Hill defends on multiple levels
The Indiana inspector general began investigating the incident after a confidential summary of the allegations, compiled for legislative leaders, was made public earlier this month.
But Hill contends Inspector General Lori Torres cannot conduct a proper investigation, because Republican Gov. Eric Holcomb, who appointed Torres to her post, has called on Hill to resign under Holcomb's "zero tolerance" sexual harassment policy.
At the same time, Hill separately is challenging the selection of a special prosecutor after Democratic Marion County Prosecutor Terry Curry determined that he could not participate in any investigation since Hill is, by law, representing Curry's office in two unrelated civil lawsuits.
Hill also has threatened to sue for defamation whoever inserted what he asserts are "false and malicious" statements in the legislative compilation of the incident.
Chezem declined to say what Hill believes would be a fair process. Though she insisted Hill's only concern is fairness "for everyone, accuser and accused."
"We need no more lynching by innuendo and anonymous leakers," Chezem said. "The current situation is like peeling an onion — the more the layers are peeled off, the stronger the smell."

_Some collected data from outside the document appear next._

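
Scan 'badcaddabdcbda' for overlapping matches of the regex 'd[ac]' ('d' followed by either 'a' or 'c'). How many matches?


Pattern: d[ac] means 'd' followed by either 'a' or 'c'.
Scanning 'badcaddabdcbda' position-by-position:
  Pos 0: window 'ba' -> no
  Pos 1: window 'ad' -> no
  Pos 2: window 'dc' -> MATCH
  Pos 3: window 'ca' -> no
  Pos 4: window 'ad' -> no
  Pos 5: window 'dd' -> no
  Pos 6: window 'da' -> MATCH
  Pos 7: window 'ab' -> no
  Pos 8: window 'bd' -> no
  Pos 9: window 'dc' -> MATCH
  Pos 10: window 'cb' -> no
  Pos 11: window 'bd' -> no
  Pos 12: window 'da' -> MATCH
  Pos 13: window 'a' -> no
Total matches: 4

4


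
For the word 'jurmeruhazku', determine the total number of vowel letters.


Scanning each character of 'jurmeruhazku':
  Position 1: 'j' -> consonant (running count: 0)
  Position 2: 'u' -> vowel (running count: 1)
  Position 3: 'r' -> consonant (running count: 1)
  Position 4: 'm' -> consonant (running count: 1)
  Position 5: 'e' -> vowel (running count: 2)
  Position 6: 'r' -> consonant (running count: 2)
  Position 7: 'u' -> vowel (running count: 3)
  Position 8: 'h' -> consonant (running count: 3)
  Position 9: 'a' -> vowel (running count: 4)
  Position 10: 'z' -> consonant (running count: 4)
  Position 11: 'k' -> consonant (running count: 4)
  Position 12: 'u' -> vowel (running count: 5)
Total vowels: 5

5


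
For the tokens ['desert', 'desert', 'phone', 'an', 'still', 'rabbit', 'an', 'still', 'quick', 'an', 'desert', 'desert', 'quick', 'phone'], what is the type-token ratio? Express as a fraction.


Tokens: 14
Unique types: ('an', 'desert', 'phone', 'quick', 'rabbit', 'still') = 6
TTR = 6/14
Simplify: divide both by 2 -> 3/7
TTR = 3/7

3/7


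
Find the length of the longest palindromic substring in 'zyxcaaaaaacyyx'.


Scanning 'zyxcaaaaaacyyx' for palindromic substrings.
Substring at positions 3-10: 'caaaaaac'.
Check: reverse('caaaaaac') = 'caaaaaac' -> palindrome confirmed.
Neighbouring characters ('x' / 'y') break symmetry, so it cannot extend further.
No longer palindromic substring exists; longest length = 8

8


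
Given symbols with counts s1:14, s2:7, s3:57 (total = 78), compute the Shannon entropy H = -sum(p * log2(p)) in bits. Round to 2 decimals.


Computing entropy H = -sum(p_i * log2(p_i)):
  s1: p = 14/78 = 0.1795, -p*log2(p) = 0.4448
  s2: p = 7/78 = 0.0897, -p*log2(p) = 0.3121
  s3: p = 57/78 = 0.7308, -p*log2(p) = 0.3307
H = sum of terms = 1.0876
Rounded to 2 decimals: 1.09

1.09


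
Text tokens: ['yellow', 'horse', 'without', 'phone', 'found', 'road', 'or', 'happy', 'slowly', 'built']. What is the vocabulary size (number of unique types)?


Listing all tokens and tracking unique types:
  Token 1: 'yellow' -> NEW (unique so far: 1)
  Token 2: 'horse' -> NEW (unique so far: 2)
  Token 3: 'without' -> NEW (unique so far: 3)
  Token 4: 'phone' -> NEW (unique so far: 4)
  Token 5: 'found' -> NEW (unique so far: 5)
  Token 6: 'road' -> NEW (unique so far: 6)
  Token 7: 'or' -> NEW (unique so far: 7)
  Token 8: 'happy' -> NEW (unique so far: 8)
  Token 9: 'slowly' -> NEW (unique so far: 9)
  Token 10: 'built' -> NEW (unique so far: 10)
Unique types: ('built', 'found', 'happy', 'horse', 'or', 'phone', 'road', 'slowly', 'without', 'yellow')
Vocabulary size: 10

10


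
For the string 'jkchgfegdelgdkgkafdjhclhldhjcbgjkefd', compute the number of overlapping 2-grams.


String 'jkchgfegdelgdkgkafdjhclhldhjcbgjkefd' has length L = 36.
Number of overlapping n-grams = L - n + 1
Substituting: 36 - 2 + 1 = 35

35


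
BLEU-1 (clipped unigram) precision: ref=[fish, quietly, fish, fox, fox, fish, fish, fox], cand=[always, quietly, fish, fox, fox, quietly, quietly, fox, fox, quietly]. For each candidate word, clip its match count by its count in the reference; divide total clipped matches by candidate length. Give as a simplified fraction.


Reference word counts: {'fish': 4, 'fox': 3, 'quietly': 1}
Checking each candidate word (with clipping):
  'always' -> not in reference -> no match (matches: 0)
  'quietly' -> in reference (ref count 1, used 1/1) -> match (matches: 1)
  'fish' -> in reference (ref count 4, used 1/4) -> match (matches: 2)
  'fox' -> in reference (ref count 3, used 1/3) -> match (matches: 3)
  'fox' -> in reference (ref count 3, used 2/3) -> match (matches: 4)
  'quietly' -> ref count 1 already used up (1/1) -> clipped, no match (matches: 4)
  'quietly' -> ref count 1 already used up (1/1) -> clipped, no match (matches: 4)
  'fox' -> in reference (ref count 3, used 3/3) -> match (matches: 5)
  'fox' -> ref count 3 already used up (3/3) -> clipped, no match (matches: 5)
  'quietly' -> ref count 1 already used up (1/1) -> clipped, no match (matches: 5)
Clipped matches: 5, Candidate length: 10
Precision = 5/10 = 1/2

1/2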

The governor, along with House Speaker Brian Bosma, R-Indianapolis, Senate President David Long, R-Fort Wayne, and top Hoosier Democrats, so far are standing by their calls for Hill to resign from office.
Chezem said it's unfair that those demands for Hill to resign, and others seeking his impeachment, were based on a report that Hill believes was inaccurate, and put together without Hill ever getting a chance to tell his side of the story.
"If they don't want Curtis Hill as their attorney general, they can always change the statute," Chezem said. "The position is statutorily created."
Indeed, unlike other state officers, the Indiana Constitution does not mandate the state have an attorney general, and Hill's current term potentially could be ended immediately if the Republican-controlled General Assembly rewrites the law that provides for an elected attorney general and substitutes, for example, a governor-appointed "state's attorney."
Holcomb said he plans to wait for the inspector general to complete her investigation before deciding what steps, if any, to pursue next.